PARylation is a posttranslational protein modification carried out by PAR polymerase (PARP) enzymes. The best known member of the PARP family is PARP1, a DNA nick sensor enzyme that becomes activated by DNA breaks. Activated PARP1 cleaves NAD into nicotinamide and ADP-ribose and covalently attaches a PAR polymer to itself and other suitable acceptors such as histones. Via PARylation or protein-protein interactions PARP1 regulates among others chromatin organization, DNA repair, transcription and replication. Excessive DNA damage can also trigger a PARP-mediated necrotic cell death pathway. The peroxynitrite-PARP activation pathway is an important target in stroke, myocardial ischemia-reperfusion injury, inflammations, shock, diabetes and related complications. PARP inhibitors may also be used as adjuvant chemotherapeutic agents in cancer.

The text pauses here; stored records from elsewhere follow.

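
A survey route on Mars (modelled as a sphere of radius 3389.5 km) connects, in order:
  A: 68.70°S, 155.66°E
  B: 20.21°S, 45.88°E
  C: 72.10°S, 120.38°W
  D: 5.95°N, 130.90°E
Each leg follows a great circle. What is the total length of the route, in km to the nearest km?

Leg A→B: central angle 1.3628 rad, distance 4619.2 km.
Leg B→C: central angle 1.5222 rad, distance 5159.6 km.
Leg C→D: central angle 1.7688 rad, distance 5995.5 km.
Total: 4619.2 + 5159.6 + 5995.5 ≈ 15774 km.

15774 km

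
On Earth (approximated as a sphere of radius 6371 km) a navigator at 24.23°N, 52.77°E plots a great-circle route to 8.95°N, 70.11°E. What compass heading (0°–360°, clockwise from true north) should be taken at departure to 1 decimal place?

Δλ = 17.340° = 0.3026 rad.
y = sin Δλ · cos φ₂ = (0.2980)(0.9878) = 0.2944
x = cos φ₁ sin φ₂ − sin φ₁ cos φ₂ cos Δλ = (0.9119)(0.1556) − (0.4104)(0.9878)(0.9546) = -0.2451
θ = atan2(y, x) = 129.78°, so the bearing is 129.8°.

129.8°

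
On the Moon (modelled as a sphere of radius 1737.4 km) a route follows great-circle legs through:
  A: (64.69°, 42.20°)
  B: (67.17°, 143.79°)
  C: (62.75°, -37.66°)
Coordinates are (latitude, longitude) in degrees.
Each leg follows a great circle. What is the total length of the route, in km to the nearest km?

Leg A→B: central angle 0.6437 rad, distance 1118.4 km.
Leg B→C: central angle 0.8740 rad, distance 1518.5 km.
Total: 1118.4 + 1518.5 ≈ 2637 km.

2637 km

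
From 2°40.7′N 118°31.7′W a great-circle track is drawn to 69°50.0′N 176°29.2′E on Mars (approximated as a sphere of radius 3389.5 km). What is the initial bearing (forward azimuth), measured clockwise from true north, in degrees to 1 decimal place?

341.4°

With φ₁ = 0.0467, φ₂ = 1.2188, Δλ = -1.1342 rad, the forward-azimuth formula gives
θ = atan2( sin Δλ cos φ₂ , cos φ₁ sin φ₂ − sin φ₁ cos φ₂ cos Δλ ) = atan2(-0.3124, 0.9309) = -18.55°.
Adding 360° brings this into [0°, 360°): 341.4°.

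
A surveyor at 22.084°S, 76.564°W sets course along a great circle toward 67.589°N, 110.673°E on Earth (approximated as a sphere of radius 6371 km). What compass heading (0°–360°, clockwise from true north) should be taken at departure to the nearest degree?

356°

Δλ = -172.763° = -3.0153 rad.
y = sin Δλ · cos φ₂ = (-0.1260)(0.3812) = -0.0480
x = cos φ₁ sin φ₂ − sin φ₁ cos φ₂ cos Δλ = (0.9266)(0.9245) − (-0.3760)(0.3812)(-0.9920) = 0.7145
θ = atan2(y, x) = -3.85°; adding 360° gives 356°.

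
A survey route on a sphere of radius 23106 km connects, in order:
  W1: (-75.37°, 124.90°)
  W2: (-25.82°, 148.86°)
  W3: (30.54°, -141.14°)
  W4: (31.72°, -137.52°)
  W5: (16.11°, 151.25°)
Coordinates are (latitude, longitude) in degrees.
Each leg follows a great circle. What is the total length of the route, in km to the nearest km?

83752 km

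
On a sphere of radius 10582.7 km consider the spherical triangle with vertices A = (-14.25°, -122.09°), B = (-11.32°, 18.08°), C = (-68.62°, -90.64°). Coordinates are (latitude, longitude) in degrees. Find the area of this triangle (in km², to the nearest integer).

101637766 km²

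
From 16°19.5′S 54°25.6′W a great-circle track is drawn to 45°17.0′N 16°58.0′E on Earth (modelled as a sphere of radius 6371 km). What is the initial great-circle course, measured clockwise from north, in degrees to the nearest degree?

42°

Δλ = 71.393° = 1.2460 rad.
y = sin Δλ · cos φ₂ = (0.9477)(0.7036) = 0.6668
x = cos φ₁ sin φ₂ − sin φ₁ cos φ₂ cos Δλ = (0.9597)(0.7106) − (-0.2811)(0.7036)(0.3191) = 0.7450
θ = atan2(y, x) = 41.83°, so the bearing is 42°.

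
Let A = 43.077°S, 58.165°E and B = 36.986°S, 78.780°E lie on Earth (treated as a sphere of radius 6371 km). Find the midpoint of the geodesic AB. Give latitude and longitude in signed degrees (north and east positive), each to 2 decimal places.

-40.49°, 68.94°

The central angle between A and B is δ = 0.2943 rad.
With f = 0.5, the slerp weights are sin((1−f)δ)/sin δ = 0.5055 and sin(fδ)/sin δ = 0.5055.
Weighted sum of the unit vectors: (0.5055)·(0.3853,0.6206,-0.6830) + (0.5055)·(0.1554,0.7835,-0.6016) = (0.2733, 0.7097, -0.6493).
Converting back: φ = atan2(z, √(x²+y²)) = -40.49°, λ = atan2(y, x) = 68.94°.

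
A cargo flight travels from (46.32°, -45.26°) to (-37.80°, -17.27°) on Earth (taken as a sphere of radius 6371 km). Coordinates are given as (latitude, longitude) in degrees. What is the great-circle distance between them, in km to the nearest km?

9761 km

Let φ₁ = 0.8084 rad, φ₂ = -0.6597 rad, and Δλ = 0.4885 rad.
cos c = sin φ₁ sin φ₂ + cos φ₁ cos φ₂ cos Δλ = (0.7232)(-0.6129) + (0.6906)(0.7902)(0.8830) = 0.03861,
so c = arccos(0.03861) = 1.53217 rad.
Distance = R·c = 6371 × 1.5322 ≈ 9761 km.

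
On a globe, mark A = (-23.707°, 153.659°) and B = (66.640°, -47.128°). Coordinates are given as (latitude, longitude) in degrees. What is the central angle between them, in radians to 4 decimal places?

2.3582 rad

In radians: φ₁ = -0.4138, φ₂ = 1.1631, Δλ = 159.213° = 2.7788 rad.
cos c = sin φ₁ sin φ₂ + cos φ₁ cos φ₂ cos Δλ = (-0.4021)(0.9180) + (0.9156)(0.3965)(-0.9349) = -0.70852,
so c = arccos(-0.70852) = 2.35819 rad.
So the angular separation is 2.3582 rad.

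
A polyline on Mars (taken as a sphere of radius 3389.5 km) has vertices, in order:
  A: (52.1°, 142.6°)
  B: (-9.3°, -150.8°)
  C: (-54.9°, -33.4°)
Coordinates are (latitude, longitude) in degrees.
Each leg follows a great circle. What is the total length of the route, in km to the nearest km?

10702 km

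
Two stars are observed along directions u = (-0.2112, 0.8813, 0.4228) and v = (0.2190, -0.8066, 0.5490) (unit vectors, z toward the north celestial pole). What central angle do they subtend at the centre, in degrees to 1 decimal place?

121.7°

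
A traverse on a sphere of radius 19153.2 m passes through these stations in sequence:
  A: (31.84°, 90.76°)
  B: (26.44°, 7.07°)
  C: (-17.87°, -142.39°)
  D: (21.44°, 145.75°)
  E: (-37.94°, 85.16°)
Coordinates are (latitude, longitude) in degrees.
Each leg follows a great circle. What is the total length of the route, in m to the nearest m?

Leg A→B: central angle 1.2466 rad, distance 23877.3 m.
Leg B→C: central angle 2.6272 rad, distance 50320.1 m.
Leg C→D: central angle 1.4064 rad, distance 26937.2 m.
Leg D→E: central angle 1.4346 rad, distance 27478.0 m.
Total: 23877.3 + 50320.1 + 26937.2 + 27478.0 ≈ 128613 m.

128613 m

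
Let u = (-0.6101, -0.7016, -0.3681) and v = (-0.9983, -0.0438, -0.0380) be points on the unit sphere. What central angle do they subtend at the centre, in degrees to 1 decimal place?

49.2°

u·v = 0.6538; |u| = 1.0000, |v| = 1.0000.
cos θ = (u·v)/(|u||v|) = 0.6538, so θ = 49.2°.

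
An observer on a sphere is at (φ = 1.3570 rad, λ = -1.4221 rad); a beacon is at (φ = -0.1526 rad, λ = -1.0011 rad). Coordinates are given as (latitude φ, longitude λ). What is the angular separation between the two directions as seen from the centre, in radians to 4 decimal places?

1.5279 rad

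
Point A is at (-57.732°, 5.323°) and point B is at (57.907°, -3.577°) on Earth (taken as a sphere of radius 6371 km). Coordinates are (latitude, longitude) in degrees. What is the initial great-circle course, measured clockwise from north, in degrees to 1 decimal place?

354.8°

With φ₁ = -1.0076, φ₂ = 1.0107, Δλ = -0.1553 rad, the forward-azimuth formula gives
θ = atan2( sin Δλ cos φ₂ , cos φ₁ sin φ₂ − sin φ₁ cos φ₂ cos Δλ ) = atan2(-0.0822, 0.8961) = -5.24°.
Adding 360° brings this into [0°, 360°): 354.8°.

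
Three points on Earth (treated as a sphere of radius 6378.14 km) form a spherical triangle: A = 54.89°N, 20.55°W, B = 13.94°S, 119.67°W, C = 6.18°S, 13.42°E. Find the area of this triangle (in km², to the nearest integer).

80581140 km²

Side lengths (central angles): a = 2.2565, b = 1.1743, c = 1.8604 rad; semiperimeter s = 2.6456.
By l'Huilier's theorem, tan(E/4) = √[tan(s/2) tan((s−a)/2) tan((s−b)/2) tan((s−c)/2)], giving spherical excess E = 1.9808 rad.
Area = E·R² = 1.9808 × (6378.14)² ≈ 80581140 km².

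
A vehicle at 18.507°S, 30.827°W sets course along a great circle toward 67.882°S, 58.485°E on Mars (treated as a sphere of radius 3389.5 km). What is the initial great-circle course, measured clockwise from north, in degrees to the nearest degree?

157°

Δλ = 89.312° = 1.5588 rad.
y = sin Δλ · cos φ₂ = (0.9999)(0.3765) = 0.3765
x = cos φ₁ sin φ₂ − sin φ₁ cos φ₂ cos Δλ = (0.9483)(-0.9264) − (-0.3174)(0.3765)(0.0120) = -0.8771
θ = atan2(y, x) = 156.77°, so the bearing is 157°.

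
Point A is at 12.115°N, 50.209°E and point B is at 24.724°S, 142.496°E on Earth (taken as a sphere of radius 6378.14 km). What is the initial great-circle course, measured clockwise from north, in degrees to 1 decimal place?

With φ₁ = 0.2114, φ₂ = -0.4315, Δλ = 1.6107 rad, the forward-azimuth formula gives
θ = atan2( sin Δλ cos φ₂ , cos φ₁ sin φ₂ − sin φ₁ cos φ₂ cos Δλ ) = atan2(0.9076, -0.4013) = 113.85°.
So the initial bearing is 113.9°.

113.9°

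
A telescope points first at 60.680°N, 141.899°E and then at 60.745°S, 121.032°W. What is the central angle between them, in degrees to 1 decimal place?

With latitudes φ₁ = 60.680°, φ₂ = -60.745° and longitude difference Δλ = 97.069°:
Haversine: a = sin²(Δφ/2) + cos φ₁ cos φ₂ sin²(Δλ/2) = 0.7607 + (0.4897)(0.4887)(0.5615) = 0.89507.
Central angle c = 2·arcsin(√a) = 2.48184 rad.
So the angular separation is 142.2°.

142.2°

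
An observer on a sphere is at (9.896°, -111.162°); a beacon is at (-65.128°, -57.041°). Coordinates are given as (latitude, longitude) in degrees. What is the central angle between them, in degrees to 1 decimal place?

In radians: φ₁ = 0.1727, φ₂ = -1.1367, Δλ = 54.121° = 0.9446 rad.
cos c = sin φ₁ sin φ₂ + cos φ₁ cos φ₂ cos Δλ = (0.1719)(-0.9072) + (0.9851)(0.4206)(0.5861) = 0.08691,
so c = arccos(0.08691) = 1.48378 rad.
So the angular separation is 85.0°.

85.0°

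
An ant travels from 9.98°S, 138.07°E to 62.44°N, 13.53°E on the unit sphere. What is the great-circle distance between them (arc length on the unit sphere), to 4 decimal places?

1.9954

In radians: φ₁ = -0.1742, φ₂ = 1.0898, Δλ = -124.540° = -2.1736 rad.
Haversine: a = sin²(Δφ/2) + cos φ₁ cos φ₂ sin²(Δλ/2) = 0.3490 + (0.9849)(0.4627)(0.7835) = 0.70600.
Central angle c = 2·arcsin(√a) = 1.99544 rad.
On the unit sphere the arc length equals the central angle: 1.9954.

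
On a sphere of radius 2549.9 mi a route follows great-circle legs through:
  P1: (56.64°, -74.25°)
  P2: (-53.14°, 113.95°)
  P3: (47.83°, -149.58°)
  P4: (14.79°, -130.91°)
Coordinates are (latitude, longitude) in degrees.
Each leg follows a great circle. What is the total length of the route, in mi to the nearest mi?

15144 mi

Leg P1→P2: central angle 3.0392 rad, distance 7749.7 mi.
Leg P2→P3: central angle 2.2632 rad, distance 5770.9 mi.
Leg P3→P4: central angle 0.6366 rad, distance 1623.2 mi.
Total: 7749.7 + 5770.9 + 1623.2 ≈ 15144 mi.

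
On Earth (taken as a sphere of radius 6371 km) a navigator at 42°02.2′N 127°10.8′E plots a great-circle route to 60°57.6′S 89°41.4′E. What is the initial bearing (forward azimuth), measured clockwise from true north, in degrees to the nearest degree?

With φ₁ = 0.7337, φ₂ = -1.0640, Δλ = -0.6543 rad, the forward-azimuth formula gives
θ = atan2( sin Δλ cos φ₂ , cos φ₁ sin φ₂ − sin φ₁ cos φ₂ cos Δλ ) = atan2(-0.2954, -0.9072) = -161.96°.
Adding 360° brings this into [0°, 360°): 198°.

198°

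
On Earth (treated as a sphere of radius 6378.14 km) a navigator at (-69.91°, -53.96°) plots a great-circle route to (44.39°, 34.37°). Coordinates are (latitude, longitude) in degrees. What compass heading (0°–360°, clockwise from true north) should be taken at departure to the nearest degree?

Δλ = 88.330° = 1.5416 rad.
y = sin Δλ · cos φ₂ = (0.9996)(0.7146) = 0.7143
x = cos φ₁ sin φ₂ − sin φ₁ cos φ₂ cos Δλ = (0.3435)(0.6995) − (-0.9392)(0.7146)(0.0291) = 0.2598
θ = atan2(y, x) = 70.01°, so the bearing is 70°.

70°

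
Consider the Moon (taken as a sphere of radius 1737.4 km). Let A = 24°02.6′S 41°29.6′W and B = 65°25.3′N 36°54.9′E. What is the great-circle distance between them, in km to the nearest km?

In radians: φ₁ = -0.4196, φ₂ = 1.1418, Δλ = 78.408° = 1.3685 rad.
Haversine: a = sin²(Δφ/2) + cos φ₁ cos φ₂ sin²(Δλ/2) = 0.4953 + (0.9132)(0.4159)(0.3995) = 0.64709.
Central angle c = 2·arcsin(√a) = 1.86940 rad.
Distance = R·c = 1737.4 × 1.8694 ≈ 3248 km.

3248 km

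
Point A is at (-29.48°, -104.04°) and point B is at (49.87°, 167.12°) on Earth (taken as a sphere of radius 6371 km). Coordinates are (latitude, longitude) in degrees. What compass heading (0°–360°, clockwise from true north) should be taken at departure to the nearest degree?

316°

With φ₁ = -0.5145, φ₂ = 0.8704, Δλ = -1.5506 rad, the forward-azimuth formula gives
θ = atan2( sin Δλ cos φ₂ , cos φ₁ sin φ₂ − sin φ₁ cos φ₂ cos Δλ ) = atan2(-0.6444, 0.6720) = -43.80°.
Adding 360° brings this into [0°, 360°): 316°.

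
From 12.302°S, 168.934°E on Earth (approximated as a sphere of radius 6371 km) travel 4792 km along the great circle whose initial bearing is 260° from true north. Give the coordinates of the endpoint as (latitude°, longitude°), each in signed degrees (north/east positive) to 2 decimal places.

-15.75°, 124.58°

Angular distance δ = d/R = 4792/6371 = 0.75216 rad; initial bearing θ = 4.5379 rad.
sin φ₂ = sin φ₁ cos δ + cos φ₁ sin δ cos θ = (-0.2131)(0.7302) + (0.9770)(0.6832)(-0.1736) = -0.2715, so φ₂ = -15.75°.
Δλ = atan2(sin θ sin δ cos φ₁, cos δ − sin φ₁ sin φ₂) = atan2(-0.6574, 0.6724) = -44.354°.
λ₂ = 168.934° − 44.354° = 124.58°.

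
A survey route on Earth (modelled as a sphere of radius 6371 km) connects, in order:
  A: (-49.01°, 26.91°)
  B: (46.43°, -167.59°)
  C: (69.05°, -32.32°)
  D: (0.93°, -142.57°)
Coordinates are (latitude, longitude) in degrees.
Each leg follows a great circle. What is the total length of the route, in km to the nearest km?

Leg A→B: central angle 2.9658 rad, distance 18895.0 km.
Leg B→C: central angle 1.0454 rad, distance 6660.2 km.
Leg C→D: central angle 1.6796 rad, distance 10700.7 km.
Total: 18895.0 + 6660.2 + 10700.7 ≈ 36256 km.

36256 km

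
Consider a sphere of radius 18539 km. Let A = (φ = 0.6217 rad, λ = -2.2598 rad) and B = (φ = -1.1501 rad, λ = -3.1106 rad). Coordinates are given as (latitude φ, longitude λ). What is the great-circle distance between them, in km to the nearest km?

35018 km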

Of special interest is for us the role of PARP activation in cell death. In 1998 Laszlo Virag and Csaba Szabo were the first to show that despite of the widely held view at the time, necrotic cell death is not necessarily accidental or passive but may be amenable to intervention. In these early papers (Virag et al Immunology 1998; Virag et al J. Immunol. 1998) we have shown that peroxynitrite or hydrogen peroxide-induced necrosis is mediated by overactivation of PARP1. Later, brilliant work from Valina and Ted Dawson's laboratory identified the key events in this new regulated necrotic cell death pathway. PAR polymer translocates from the nucleus to the mitochondria to trigger AIF (apoptosis-inducing factor) release. In turn, AIF moves to the nucleus to trigger DNA fragmentation. This novel cell death pathway termed parthanathos is now recognized as a form of necroptosis (regulated necrosis).